When the first process reads the first number, it actually reads the whole line into memory. The process forks.

The child process breaks the loop; what happens next is not specified, but it probably exits. The parent process now reads the second number and forks again. Again, the child exits and the parent reads the third number, forks, etc.

After the sixth number is read and the sixth child exits, the parent goes to read another buffer from the file. On Linux (or, more precisely, with the GNU C Library), you then get some weird effects. See the discussion in Why does forking my process cause the file to be read infinitely? to see the details. However, the children exiting adjust the read position of the file descriptor back to the start, so the parent can read more data again.

My answer to the other question shows that if the child processes close the file before exiting, this behaviour does not occur. (It shouldn't occur anyway, but it does, empirically.)


GLIBC Bug 23151

GLIBC Bug 23151 - A forked process with unclosed file does lseek before exit and can cause infinite loop in parent I/O.
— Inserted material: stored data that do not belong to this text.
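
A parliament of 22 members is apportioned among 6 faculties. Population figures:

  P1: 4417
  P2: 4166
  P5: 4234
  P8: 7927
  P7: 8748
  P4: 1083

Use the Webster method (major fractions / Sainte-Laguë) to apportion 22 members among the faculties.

P1 3; P2 3; P5 3; P8 6; P7 6; P4 1

Standard divisor 30575/22 ≈ 1389.773; standard quotas: P1 3.178, P2 2.998, P5 3.047, P8 5.704, P7 6.295, P4 0.779.
Rounding to the nearest integer gives P1 3, P2 3, P5 3, P8 6, P7 6, P4 1 — total 22, matching the house size, so no adjustment is needed.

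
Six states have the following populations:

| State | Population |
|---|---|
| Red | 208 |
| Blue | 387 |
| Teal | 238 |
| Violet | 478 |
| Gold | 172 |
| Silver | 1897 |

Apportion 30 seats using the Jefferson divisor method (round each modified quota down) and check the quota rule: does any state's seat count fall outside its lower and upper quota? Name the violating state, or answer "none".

Silver

Standard quotas: Red 1.846, Blue 3.435, Teal 2.112, Violet 4.243, Gold 1.527, Silver 16.837.
Jefferson allocation: Red 2, Blue 3, Teal 2, Violet 4, Gold 1, Silver 18.
Silver has quota 16.837 (lower 16, upper 17) but receives 18 — outside the quota interval.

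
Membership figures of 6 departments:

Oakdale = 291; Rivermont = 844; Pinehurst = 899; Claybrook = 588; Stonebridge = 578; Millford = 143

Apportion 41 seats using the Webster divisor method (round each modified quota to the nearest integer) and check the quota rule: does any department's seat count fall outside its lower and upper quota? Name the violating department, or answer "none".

Standard quotas: Oakdale 3.569, Rivermont 10.351, Pinehurst 11.026, Claybrook 7.211, Stonebridge 7.089, Millford 1.754.
Webster allocation: Oakdale 4, Rivermont 10, Pinehurst 11, Claybrook 7, Stonebridge 7, Millford 2.
Every allocation lies between the lower and upper quota.

none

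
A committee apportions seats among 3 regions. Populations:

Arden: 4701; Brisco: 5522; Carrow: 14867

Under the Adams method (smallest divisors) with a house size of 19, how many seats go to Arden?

Standard divisor 25090/19 ≈ 1320.526; standard quotas: Arden 3.560, Brisco 4.182, Carrow 11.258.
Rounding up gives 4, 5, 12 = 21 seats, so the divisor must be adjusted.
With modified divisor 1400: modified quotas Arden 3.358, Brisco 3.944, Carrow 10.619.
Rounding up: Arden 4, Brisco 4, Carrow 11 (total 19).
Arden receives 4.

4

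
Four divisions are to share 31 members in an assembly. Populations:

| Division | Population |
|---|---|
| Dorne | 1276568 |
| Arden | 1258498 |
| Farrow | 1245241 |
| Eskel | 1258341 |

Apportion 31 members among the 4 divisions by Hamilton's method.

Total 5038648; standard divisor 5038648/31 ≈ 162537.032.
Standard quotas: Dorne 7.8540, Arden 7.7428, Farrow 7.6613, Eskel 7.7419.
Lower quotas: Dorne 7, Arden 7, Farrow 7, Eskel 7 (sum 28, leaving 3 seats).
Remainders in descending order: Dorne 0.8540, Arden 0.7428, Eskel 0.7419, Farrow 0.6613.
Largest remainders: Dorne, Arden, Eskel receive the extra seats.

Dorne: 8, Arden: 8, Farrow: 7, Eskel: 8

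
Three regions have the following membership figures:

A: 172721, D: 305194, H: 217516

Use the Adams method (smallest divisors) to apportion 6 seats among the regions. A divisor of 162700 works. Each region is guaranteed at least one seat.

A=2; D=2; H=2

With modified divisor 162700: modified quotas A 1.062, D 1.876, H 1.337.
Rounding up: A 2, D 2, H 2 (total 6).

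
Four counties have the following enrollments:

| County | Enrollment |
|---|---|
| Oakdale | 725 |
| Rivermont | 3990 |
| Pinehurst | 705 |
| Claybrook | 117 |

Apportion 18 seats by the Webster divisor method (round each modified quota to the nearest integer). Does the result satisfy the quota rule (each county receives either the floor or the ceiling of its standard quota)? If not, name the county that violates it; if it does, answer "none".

Standard quotas: Oakdale 2.357, Rivermont 12.971, Pinehurst 2.292, Claybrook 0.380.
Webster allocation: Oakdale 2, Rivermont 14, Pinehurst 2, Claybrook 0.
Rivermont has quota 12.971 (lower 12, upper 13) but receives 14 — outside the quota interval.

Rivermont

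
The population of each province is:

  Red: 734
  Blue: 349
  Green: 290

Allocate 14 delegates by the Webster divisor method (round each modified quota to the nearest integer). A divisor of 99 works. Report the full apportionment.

With modified divisor 99: modified quotas Red 7.414, Blue 3.525, Green 2.929.
Rounding to the nearest integer: Red 7, Blue 4, Green 3 (total 14).

Red 7, Blue 4, Green 3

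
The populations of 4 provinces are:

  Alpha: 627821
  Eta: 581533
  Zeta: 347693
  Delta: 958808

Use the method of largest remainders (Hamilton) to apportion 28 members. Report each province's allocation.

Alpha: 7, Eta: 6, Zeta: 4, Delta: 11

Standard divisor: 2515855 ÷ 28 ≈ 89851.964.
Standard quotas: Alpha 6.9873, Eta 6.4721, Zeta 3.8696, Delta 10.6710.
Lower quotas: Alpha 6, Eta 6, Zeta 3, Delta 10 (sum 25, leaving 3 seats).
Remainders in descending order: Alpha 0.9873, Zeta 0.8696, Delta 0.6710, Eta 0.4721.
Largest remainders: Alpha, Zeta, Delta receive the extra seats.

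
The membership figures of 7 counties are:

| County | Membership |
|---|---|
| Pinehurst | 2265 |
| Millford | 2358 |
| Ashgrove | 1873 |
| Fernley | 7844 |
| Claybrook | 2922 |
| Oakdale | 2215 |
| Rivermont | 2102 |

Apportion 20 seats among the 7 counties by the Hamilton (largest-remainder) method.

Standard divisor: 21579 ÷ 20 ≈ 1078.95.
Standard quotas: Pinehurst 2.0993, Millford 2.1855, Ashgrove 1.7359, Fernley 7.2700, Claybrook 2.7082, Oakdale 2.0529, Rivermont 1.9482.
Lower quotas: Pinehurst 2, Millford 2, Ashgrove 1, Fernley 7, Claybrook 2, Oakdale 2, Rivermont 1 (sum 17, leaving 3 seats).
Remainders in descending order: Rivermont 0.9482, Ashgrove 0.7359, Claybrook 0.7082, Fernley 0.2700, Millford 0.1855, Pinehurst 0.0993, Oakdale 0.0529.
Largest remainders: Rivermont, Ashgrove, Claybrook receive the extra seats.

Pinehurst 2, Millford 2, Ashgrove 2, Fernley 7, Claybrook 3, Oakdale 2, Rivermont 2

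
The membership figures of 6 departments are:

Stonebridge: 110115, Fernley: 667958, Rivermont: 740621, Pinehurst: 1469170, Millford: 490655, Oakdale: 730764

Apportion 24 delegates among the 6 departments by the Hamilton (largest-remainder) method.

The standard divisor is 4209283/24 ≈ 175386.792.
Standard quotas: Stonebridge 0.6278, Fernley 3.8085, Rivermont 4.2228, Pinehurst 8.3767, Millford 2.7976, Oakdale 4.1666.
Lower quotas: Stonebridge 0, Fernley 3, Rivermont 4, Pinehurst 8, Millford 2, Oakdale 4 (sum 21, leaving 3 seats).
Remainders in descending order: Fernley 0.8085, Millford 0.7976, Stonebridge 0.6278, Pinehurst 0.3767, Rivermont 0.2228, Oakdale 0.1666.
The surplus seats go to Fernley, Millford, Stonebridge.

Stonebridge 1, Fernley 4, Rivermont 4, Pinehurst 8, Millford 3, Oakdale 4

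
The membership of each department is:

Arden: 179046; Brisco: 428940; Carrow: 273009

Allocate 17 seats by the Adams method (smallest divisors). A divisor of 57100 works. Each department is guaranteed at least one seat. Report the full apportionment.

Arden 4, Brisco 8, Carrow 5

With modified divisor 57100: modified quotas Arden 3.136, Brisco 7.512, Carrow 4.781.
Rounding up: Arden 4, Brisco 8, Carrow 5 (total 17).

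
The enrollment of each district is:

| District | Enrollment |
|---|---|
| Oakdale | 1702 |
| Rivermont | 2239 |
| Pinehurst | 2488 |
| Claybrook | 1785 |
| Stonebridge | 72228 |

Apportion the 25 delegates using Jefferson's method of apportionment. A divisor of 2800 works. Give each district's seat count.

Oakdale=0, Rivermont=0, Pinehurst=0, Claybrook=0, Stonebridge=25

With modified divisor 2800: modified quotas Oakdale 0.608, Rivermont 0.800, Pinehurst 0.889, Claybrook 0.637, Stonebridge 25.796.
Rounding down: Oakdale 0, Rivermont 0, Pinehurst 0, Claybrook 0, Stonebridge 25 (total 25).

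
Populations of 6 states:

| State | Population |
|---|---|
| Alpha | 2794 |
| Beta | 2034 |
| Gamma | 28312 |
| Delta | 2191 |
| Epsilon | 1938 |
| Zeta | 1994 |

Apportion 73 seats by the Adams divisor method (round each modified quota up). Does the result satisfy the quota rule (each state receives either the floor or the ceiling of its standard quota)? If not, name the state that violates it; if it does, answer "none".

Gamma

Standard quotas: Alpha 5.195, Beta 3.782, Gamma 52.639, Delta 4.074, Epsilon 3.603, Zeta 3.707.
Adams allocation: Alpha 6, Beta 4, Gamma 51, Delta 4, Epsilon 4, Zeta 4.
Gamma has quota 52.639 (lower 52, upper 53) but receives 51 — outside the quota interval.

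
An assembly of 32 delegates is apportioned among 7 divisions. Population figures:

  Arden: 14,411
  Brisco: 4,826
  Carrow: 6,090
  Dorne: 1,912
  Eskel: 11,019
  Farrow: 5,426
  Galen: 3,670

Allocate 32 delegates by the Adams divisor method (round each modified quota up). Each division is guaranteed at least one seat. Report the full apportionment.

Arden 9, Brisco 3, Carrow 4, Dorne 2, Eskel 7, Farrow 4, Galen 3

Standard divisor 47354/32 ≈ 1479.812; standard quotas: Arden 9.738, Brisco 3.261, Carrow 4.115, Dorne 1.292, Eskel 7.446, Farrow 3.667, Galen 2.480.
Rounding up gives 10, 4, 5, 2, 8, 4, 3 = 36 seats, so the divisor must be adjusted.
With modified divisor 1700: modified quotas Arden 8.477, Brisco 2.839, Carrow 3.582, Dorne 1.125, Eskel 6.482, Farrow 3.192, Galen 2.159.
Rounding up: Arden 9, Brisco 3, Carrow 4, Dorne 2, Eskel 7, Farrow 4, Galen 3 (total 32).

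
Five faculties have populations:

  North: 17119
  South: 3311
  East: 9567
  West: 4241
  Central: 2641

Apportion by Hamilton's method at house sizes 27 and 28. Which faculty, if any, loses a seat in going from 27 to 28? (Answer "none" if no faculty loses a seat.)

none

At 27 seats: North 13, South 2, East 7, West 3, Central 2.
At 28 seats: North 13, South 3, East 7, West 3, Central 2.
No faculty's allocation decreased.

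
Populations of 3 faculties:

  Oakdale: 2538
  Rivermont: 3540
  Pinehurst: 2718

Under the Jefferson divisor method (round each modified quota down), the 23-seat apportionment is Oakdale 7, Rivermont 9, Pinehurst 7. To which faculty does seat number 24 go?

Priority for the next seat is population ÷ (current seats + 1).
Priorities: Oakdale 317.250, Rivermont 354.000, Pinehurst 339.750.
Highest priority: Rivermont.

Rivermont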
The bug was created 2019-05-08 US/Pacific, and was closed as INVALID by 2018-05-09. The reason given was:

Please read http://pubs.opengroup.org/onlinepubs/9699919799/functions/V2_chap02.html#tag_15_05_01, especially this paragraph:

Note that after a fork(), two handles exist where one existed before. […]

Please see Why does forking my process cause the file to be read infinitely? for an extensive discussion of this.